The big difference between a living breathing personal assistant and an AIssistant that serves a similar function, is that a living breathing person has similar wants and needs as you. Simple things we don’t think of consciously, like understanding that the packaging from retailer B is superior to the packaging from retailer A. This means the purchases arrive unbroken more often and is therefore worth an extra dollar in price. A living intelligence can predict what you might want based on the similarities between them and you. This extends beyond base assumptions like “made of meat” and “dies without breathable air”. This goes to understanding shared culture and experiences, layers of education and socioeconomic differences. If they are wrong, then they can be corrected and the correction will ripple out to be internalized and cross applied to multiple tasks.

Contrast that to the current state of consumer AI. AIssistants like Siri and Hey Google are very task driven, and for good reason. They can learn your preferences over time, but is a slow and uneven process and that learning is not cross-applicable (yet). The kicker though is that every single interaction must be regarded as a teaching moment. You, as the consumer, may say, “Google, I need a cheap flight to Bora-Bora this Friday for me and the kids,” and expect a satisfactory result. But (as we have likely all experienced by now) you need to set very specific parameters. You then need to carefully check the work after the fact, and the process very quickly gets to the point where it’s just faster to do it yourself. A half a dozen instances of this and you throw your hands up and give up using the AIsisstant entirely. The cost in time, mental effort and emotion is still much too high. This relationship is currently untenable for any higher order task.

Now, if this scenario does (and it often does) happen with live intelligence that person can and will observe your transaction so they have an established framework to work off of. You don’t have to teach them directly, allowing or encouraging the observation is often enough.

Note that I said work off of. This is key. With the current state of AIssistants, once your train them in a task, they can replicate it exactly as many times as you like. But if any conditions of that task change they are incapable of adaptation. Even if I’ve trained my AIssistant over the course of 50 online reservations, any new variable means that training has to happen all over again. They are currently incapable of that kind of lateral thinking that is required to be more of a help rather than simply an executor of checklists.

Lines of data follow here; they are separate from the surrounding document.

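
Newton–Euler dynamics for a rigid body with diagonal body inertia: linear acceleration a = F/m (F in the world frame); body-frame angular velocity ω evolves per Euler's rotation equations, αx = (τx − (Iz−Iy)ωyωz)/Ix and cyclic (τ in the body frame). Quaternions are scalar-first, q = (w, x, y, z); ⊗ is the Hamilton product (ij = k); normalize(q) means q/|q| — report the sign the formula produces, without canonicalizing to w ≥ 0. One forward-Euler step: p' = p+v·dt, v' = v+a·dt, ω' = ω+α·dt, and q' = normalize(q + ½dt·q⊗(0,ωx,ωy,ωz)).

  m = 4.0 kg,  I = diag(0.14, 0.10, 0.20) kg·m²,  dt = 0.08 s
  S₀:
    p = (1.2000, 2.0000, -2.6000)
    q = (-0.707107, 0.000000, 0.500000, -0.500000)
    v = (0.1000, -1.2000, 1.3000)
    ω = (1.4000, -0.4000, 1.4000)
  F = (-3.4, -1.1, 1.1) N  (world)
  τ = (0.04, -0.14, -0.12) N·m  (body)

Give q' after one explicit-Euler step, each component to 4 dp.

2q̇ = q⊗(0,ω) = (0.9000000, -0.4899498, -0.4171572, -1.6899498)
q + ½dt·q⊗(0,ω), renormalized = (-0.6689, -0.0195, 0.4817, -0.5658)

q' = (-0.6689, -0.0195, 0.4817, -0.5658)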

And here in lies the trouble with the current state of consumer-grade AIs; a living intelligence is capable of understanding want. You want a roof over your head, you want a cheeseburger instead of a kale salad. Without this connection, you are going to have a hard time developing an AI that can give you what you want, rather than what you ask for. It will be suitable for repetitive service tasks but will never achieve the flexible, human form style of intelligence that we imagine they can become.

In the grand scheme of things, that not might not best be the worst outcome. The goal of introducing machines into our lives has always been efficiency. It’s never been to replace us, although in many tasks they do. The ultimate goal it’s been to free us. Free us from labor that exposes us toxic chemicals, free us from working at jobs where an un-caffeinated mistake can result in the loss of life or limb. Perhaps the best goal is to focus on developing simpler AI’s that make our lives easier while still leaving all the bigger decisions to us.